As an early follower, Elias became part of the mission to the Holy Land, and became a “provincial,” or person acting under the superior general of the Franciscan order, to the province of Syria, where he received new followers into the order. In 1220–21 Elias returned to Italy with St. Francis, who naming him to an even higher position in the order, as vicar-general. Five years later, in 1226, St. Francis died, Elias took on many responsibilities in Francis’s order of Friars Minor.

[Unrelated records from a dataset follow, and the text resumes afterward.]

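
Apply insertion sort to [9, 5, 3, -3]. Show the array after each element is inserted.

First element 9 is already 'sorted'
Insert 5: shifted 1 elements -> [5, 9, 3, -3]
Insert 3: shifted 2 elements -> [3, 5, 9, -3]
Insert -3: shifted 3 elements -> [-3, 3, 5, 9]


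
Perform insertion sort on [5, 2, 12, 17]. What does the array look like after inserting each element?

First element 5 is already 'sorted'
Insert 2: shifted 1 elements -> [2, 5, 12, 17]
Insert 12: shifted 0 elements -> [2, 5, 12, 17]
Insert 17: shifted 0 elements -> [2, 5, 12, 17]


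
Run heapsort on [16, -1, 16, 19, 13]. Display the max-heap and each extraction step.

Build heap: [19, 16, 16, -1, 13]
Extract 19: [16, 13, 16, -1, 19]
Extract 16: [16, 13, -1, 16, 19]
Extract 16: [13, -1, 16, 16, 19]
Extract 13: [-1, 13, 16, 16, 19]


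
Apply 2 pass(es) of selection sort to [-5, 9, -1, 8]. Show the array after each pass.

Pass 1: Select minimum -5 at index 0, swap -> [-5, 9, -1, 8]
Pass 2: Select minimum -1 at index 2, swap -> [-5, -1, 9, 8]


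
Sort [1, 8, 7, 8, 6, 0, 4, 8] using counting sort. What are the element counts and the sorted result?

Count array: [1, 1, 0, 0, 1, 0, 1, 1, 3]
(count[i] = number of elements equal to i)
Cumulative count: [1, 2, 2, 2, 3, 3, 4, 5, 8]
Sorted: [0, 1, 4, 6, 7, 8, 8, 8]


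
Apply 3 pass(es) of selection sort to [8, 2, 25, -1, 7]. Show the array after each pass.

Pass 1: Select minimum -1 at index 3, swap -> [-1, 2, 25, 8, 7]
Pass 2: Select minimum 2 at index 1, swap -> [-1, 2, 25, 8, 7]
Pass 3: Select minimum 7 at index 4, swap -> [-1, 2, 7, 8, 25]


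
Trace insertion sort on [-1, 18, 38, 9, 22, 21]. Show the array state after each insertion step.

First element -1 is already 'sorted'
Insert 18: shifted 0 elements -> [-1, 18, 38, 9, 22, 21]
Insert 38: shifted 0 elements -> [-1, 18, 38, 9, 22, 21]
Insert 9: shifted 2 elements -> [-1, 9, 18, 38, 22, 21]
Insert 22: shifted 1 elements -> [-1, 9, 18, 22, 38, 21]
Insert 21: shifted 2 elements -> [-1, 9, 18, 21, 22, 38]


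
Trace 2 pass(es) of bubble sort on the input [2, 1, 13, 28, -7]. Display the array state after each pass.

After pass 1: [1, 2, 13, -7, 28] (2 swaps)
After pass 2: [1, 2, -7, 13, 28] (1 swaps)
Total swaps: 3


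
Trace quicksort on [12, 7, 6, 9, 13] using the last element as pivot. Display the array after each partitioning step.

Partition 1: pivot=13 at index 4 -> [12, 7, 6, 9, 13]
Partition 2: pivot=9 at index 2 -> [7, 6, 9, 12, 13]
Partition 3: pivot=6 at index 0 -> [6, 7, 9, 12, 13]


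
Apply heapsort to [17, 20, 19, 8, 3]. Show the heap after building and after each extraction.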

He is known for his announcement of the death of St. Francis to the order in a letter. He supervised the burial of St. Francis at Giorgio, and with the support of the Pope, he planned construction of the basilica at Assisi as a place for St. Francis’s final burial. Such a grand project was not really in the spirit of the Povarello who had chosen a life of extreme poverty. Under the authority of the pope, Elias collected money for the construction. He was opposed in this by many of St. Francis’s followers, and in 1227, Elias was rejected as general of the order. He continued, however, to work to build the basilica, which was begun with laying the first stone in 1228 on the day after Francis was canonized as a saint by the Church. The lower church was finished less than a year later, and in 1230, St. Francis’s remains were secretly brought to a crypt in the lower part of the basilica at Assisi just before the building was consecrated in 1230, and before the friars had assembled.
Elias has remained a controversial figure who was both very close to and loved Francis while he was alive, but was seen as seeking to move the order in a different direction against the will of the friars. The dispute was over the question of whether to impose strict poverty through the rule, or relax it—to move toward materialism or to retain Francis’s extreme asceticism. Elias governed the order again after his dismissal and was accused of diluting the purity of the order, and is said to have acted as a despot toward other early followers of Francis who objected to what he was doing. He gained a reputation as a lover of luxury, as well as a despotic ruler of the order. When he encountered papal attention, Elias became involved in the competitive politics between Pope Gregory IX and Holy Roman Emperor Frederick II, and the pope forced him to resign as general of the order in 1232. He remained dedicated to the task of building the basilica and convent at Assisi, and then retired to Cortona, where he built another church in honor of St. Francis. He was excommunicated for supporting Frederick, the excommunicated emperor. A few days before his death, Elias repented of his sins and received Holy Communion from a priest at Cortona, and was buried in the church he had built there. He died outside the order of Friars Minor in which he had been such an important figure, who had loved St. Francis and been loved and trusted by him. Like many leaders who have followed strong spiritual figures, his ambition to honor Francis and shape the order blinded him to the need to follow the simple spirit of Francis when the saint was no longer present to lead him.